Viewed in a light most favorable to the verdict, the evidence shows that Seay and his girlfriend Johnson, who were both drinking heavily, got into an argument in their trailer home. During the course of the argument, Johnson was shot through her nostril; the bullet lodged inside the top of her skull, killing her. Seay drove from the trailer park at a high rate of speed to a nearby store where he called 911 from his cell phone, reporting that a woman had been shot. Seay then encountered his niece who asked of Johnson’s whereabouts. He responded that Johnson was back at the trailer; he made no mention of an injury or accident. Seay fled from Georgia and drove to Texas where he abandoned his car. Approximately three months later, he surrendered to authorities in Sarasota, Florida.

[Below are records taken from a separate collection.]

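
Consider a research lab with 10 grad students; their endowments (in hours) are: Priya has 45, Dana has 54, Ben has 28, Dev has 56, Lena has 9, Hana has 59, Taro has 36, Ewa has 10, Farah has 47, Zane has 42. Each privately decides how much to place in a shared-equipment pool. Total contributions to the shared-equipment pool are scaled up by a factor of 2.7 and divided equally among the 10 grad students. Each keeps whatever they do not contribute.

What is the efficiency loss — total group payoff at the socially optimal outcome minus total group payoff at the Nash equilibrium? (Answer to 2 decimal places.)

The private return per contributed unit is 2.7/10 = 0.2700 < 1 for every player regardless of endowment, so the Nash equilibrium is zero contribution and the group total is Σ E_j = 45 + 54 + 28 + 56 + 9 + 59 + 36 + 10 + 47 + 42 = 386.
Each contributed unit returns 2.700 to the group, so the social optimum is full contribution by everyone: group total = 2.700 × 386 = 1042.20.
Efficiency loss = (2.700 − 1) × 386 = 656.20.

656.20 hours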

*140 Seay testified at trial that he and Johnson were struggling over the gun when it accidentally discharged. The State produced witnesses who claimed that Seay had confessed to intentionally killing Johnson.
1. The evidence was sufficient for a rational trier of fact to have rejected Seay’s defense of accident and to have found him guilty beyond a reasonable doubt of the crimes for which he was convicted.
Jackson v. Virginia,
2. Seay asserts that he was entitled to a jury instruction on the lesser included offense of involuntary manslaughter. He submits that his testimony regarding a struggle over the gun demonstrates the misdemeanor of simple assault or simple battery and authorizes a charge on an unintentional killing in the commission of a misdemeanor.
Seay never submitted a written request to charge on the lesser included offense of involuntary manslaughter. “Absent a written request for a charge on a lesser included offense, made at or before the close of the evidence, the failure to so charge is not error.”
Howe v. State,
Since a charge on involuntary manslaughter was neither authorized by the evidence, nor requested, the failure to give such an instruction was not error.
Judgment affirmed.
Notes
The shooting took place on August 5, 2001. An indictment was returned on January 8, 2002, charging Seay with malice murder, possession of a weapon during the commission of a crime, and possession of a firearm by a convicted felon. On April 19, 2002 a mistrial was declared when the jury was unable to reach a verdict. A second trial commenced on May 20, 2002. On May 22, 2002, Seay was found guilty of malice murder and possession of a gun during the commission of a crime. The remaining count of possession of a firearm by a convicted felon was disposed of by the entry of a nolle prosequi. Seay was sentenced on May 22, 2002 to life imprisonment for murder plus five consecutive years for weapon possession. A notice of appeal was filed on June 4, 2002. The case was docketed in this Court on August 26, 2002, and was submitted for a decision on briefs on October 21, 2002.
The jury was properly instructed on both malice murder and accident.
During the charge conference, the trial judge ruled that the evidence in the case, including Seay’s testimony and cross-examination, did not require a charge on involuntary manslaughter.